Expliquer, expliquer, expliquer

Une attitude satisfaisante pour l'ego personnel, mais contre-productive dans une optique de performance. « Les financiers sont de plus en plus experts, c'est certain. Mais n'oublions pas que les décisions affectant la performance d'une entreprise sont prises par les opérationnels. Par ceux qui vont voir les clients, qui décident des investissements, qui achètent, etc. IIs doivent être formés afin de bien appréhender les conséquences de leurs décisions sur la performance économique de l'entreprise. » Pour Anne Frisch, tout collaborateur qui prend des décisions impactant le budget doit maîtriser les bases des impératifs financiers. « Il faut leur expliquer la différence entre le chiffre d'affaires et le profit, ce qu'est l'amortissement, le BFR, les stocks, l'EBITDA. Pour les commerciaux, par exemple, cela leur permet de bien comprendre pourquoi ils doivent vendre au bon prix, et pas en dessous... » Le rôle du CFO dans cette dynamique selon elle ? « Il ne doit certainement pas rester derrière son ordinateur, il doit être capable de prendre son bâton de pèlerin et d'expliquer, expliquer, expliquer... »

Cette position est partagée par Sylviane Teil. La directrice financière du groupe XEFI depuis 13 ans (320 millions d'euros de chiffre d'affaires en 2022, 800 salariés, services informatiques et cloud pour les TPE/PME) ne supporte pas le jargon technique financier. « La sacralisation financière de certains est insupportable. Au contraire, pour moi, la simplification est la sophistication ultime... » Elle pilote depuis des années un programme de formation ­parfaitement structuré et bien rodé au sein de la Xefi Academy.

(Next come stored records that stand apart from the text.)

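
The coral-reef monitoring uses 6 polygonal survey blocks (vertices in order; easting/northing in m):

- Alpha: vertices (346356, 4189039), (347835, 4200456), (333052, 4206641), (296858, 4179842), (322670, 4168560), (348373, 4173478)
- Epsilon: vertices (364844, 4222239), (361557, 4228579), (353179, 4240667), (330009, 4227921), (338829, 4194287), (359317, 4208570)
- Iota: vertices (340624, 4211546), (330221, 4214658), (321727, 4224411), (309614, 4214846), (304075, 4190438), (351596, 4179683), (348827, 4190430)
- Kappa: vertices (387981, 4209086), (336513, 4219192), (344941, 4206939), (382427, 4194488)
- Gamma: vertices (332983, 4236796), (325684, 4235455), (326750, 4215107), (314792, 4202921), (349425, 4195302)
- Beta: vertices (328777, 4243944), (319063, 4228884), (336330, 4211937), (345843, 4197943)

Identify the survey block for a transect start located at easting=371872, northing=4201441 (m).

Kappa

Cast a ray rightward from (371872, 4201441). For each polygon, the edges (by vertex number in listed order) whose endpoints lie on opposite sides of northing = 4201441, where each meets that height, and whether that is right or left of the point:
Alpha: 2–3 at easting≈345480.7 (left), 3–4 at easting≈326029.0 (left) → 0 crossings.
Epsilon: 4–5 at easting≈336953.0 (left), 5–6 at easting≈349090.9 (left) → 0 crossings.
Iota: 4–5 at easting≈306572.0 (left), 7–1 at easting≈344549.5 (left) → 0 crossings.
Kappa: 3–4 at easting≈361493.7 (left), 4–1 at easting≈385072.4 (right) → 1 crossing.
Gamma: 4–5 at easting≈321519.5 (left), 5–1 at easting≈346992.4 (left) → 0 crossings.
Beta: 3–4 at easting≈343465.1 (left), 4–1 at easting≈344545.3 (left) → 0 crossings.
Only Kappa has an odd count, so the point is inside Kappa.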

« Nous partageons avec chacune de nos 150 agences un tableau de bord, un compte de résultat simplifié avec des mises à jour en temps réel, un langage unique, compréhensible pour un non-financier et consultable par tous. Nous formons un maximum de collaborateurs à la lecture de ces tableaux et nous leur fournissons un outil simple, avec les fondamentaux qui leur permettent de comprendre immédiatement quels sont les progrès réalisés et le chemin à parcourir. »

Améliorer la performance, comprendre les enjeux

Et chez Xefi, toute l'équipe finance (20 personnes) met la main à la pâte avec au moins deux sessions de formation par an pour chacun des collaborateurs afin de bien intégrer les éléments de langage à partager et à vulgariser. Les retombées sont réelles selon Sylviane Teil. Ces formations et cette communication en continu permettent à chacun de mesurer la portée de ses actions, de réorienter ses priorités et ses décisions. « La vulgarisation de la donnée financière permet vraiment à l'entreprise d'avancer plus vite dans la bonne direction » .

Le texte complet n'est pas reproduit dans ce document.